BEIJING—Where one store in a business area near Beijing sells 800 to 1,000 packaged meals at lunchtime every workday, C-stores have transformed into small kitchens for many urban workers. Reasonable prices, convenience and quality have helped c-stores take business from street vendors . Now, the Bianlifeng chain says that 80% of its customers are white collar workers.
As reported in China Daily, “The China Chain Store & Franchise Association said that last year, the sales volume of the country’s top 100 convenience store companies rose by 21.1 percent year-on-year, with an 18 percent increase in store numbers, the fastest in the retail sector.”
There are nearly 122,000 convenience stores in China, and 38% of chains said that more than 20% of daily sales came from ready-to-eat food last year. In 2017, 29% of chains reported such a proportion of ready-to-eat sales.

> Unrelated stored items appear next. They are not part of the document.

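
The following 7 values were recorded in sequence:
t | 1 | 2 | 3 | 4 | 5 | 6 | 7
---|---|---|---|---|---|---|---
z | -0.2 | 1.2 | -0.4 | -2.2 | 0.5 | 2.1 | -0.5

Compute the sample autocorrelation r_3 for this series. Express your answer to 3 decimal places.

Mean z̄ = (-0.2 + 1.2 − 0.4 − 2.2 + 0.5 + 2.1 − 0.5)/7 = 0.0714
Deviations from mean: -0.2714, 1.1286, -0.4714, -2.2714, 0.4286, 2.0286, -0.5714
Σ(z_t−z̄)(z_{t+3}−z̄) = (0.6165) + (0.4837) + (-0.9563) + (1.2980) = 1.4418
Denominator Σ(z_t−z̄)² = 11.3543
r_3 = 1.4418 / 11.3543 = 0.127

0.127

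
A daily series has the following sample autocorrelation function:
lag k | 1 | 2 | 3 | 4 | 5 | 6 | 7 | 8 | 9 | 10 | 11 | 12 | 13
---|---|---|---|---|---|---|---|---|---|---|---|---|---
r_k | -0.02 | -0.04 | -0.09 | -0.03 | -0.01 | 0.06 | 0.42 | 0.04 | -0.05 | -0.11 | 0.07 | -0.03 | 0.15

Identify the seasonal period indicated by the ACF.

7

The largest autocorrelation is r_7 = 0.42; the remaining lags stay at or below 0.15.
The dominant spike at lag 7 indicates a seasonal period of 7.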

The increase in demand is causing many c-stores in China to increase their ready-to-eat food offerings. A few Japanese chains in China report that 35-40% of their sales are ready-to-eat food. As more and more people are cooking less, spending more and craving convenience, c-stores are feeding into the demand—and seeing impressive results as they monitor consumer trends.
Joshua Zhang, executive vice president of Japanese c-store chain Lawson Holdings notes,
“Chinese consumers are changing very fast. Today, they like milk tea, and tomorrow they may prefer coffee. What remains unchanged is their pursuit of health and convenience.”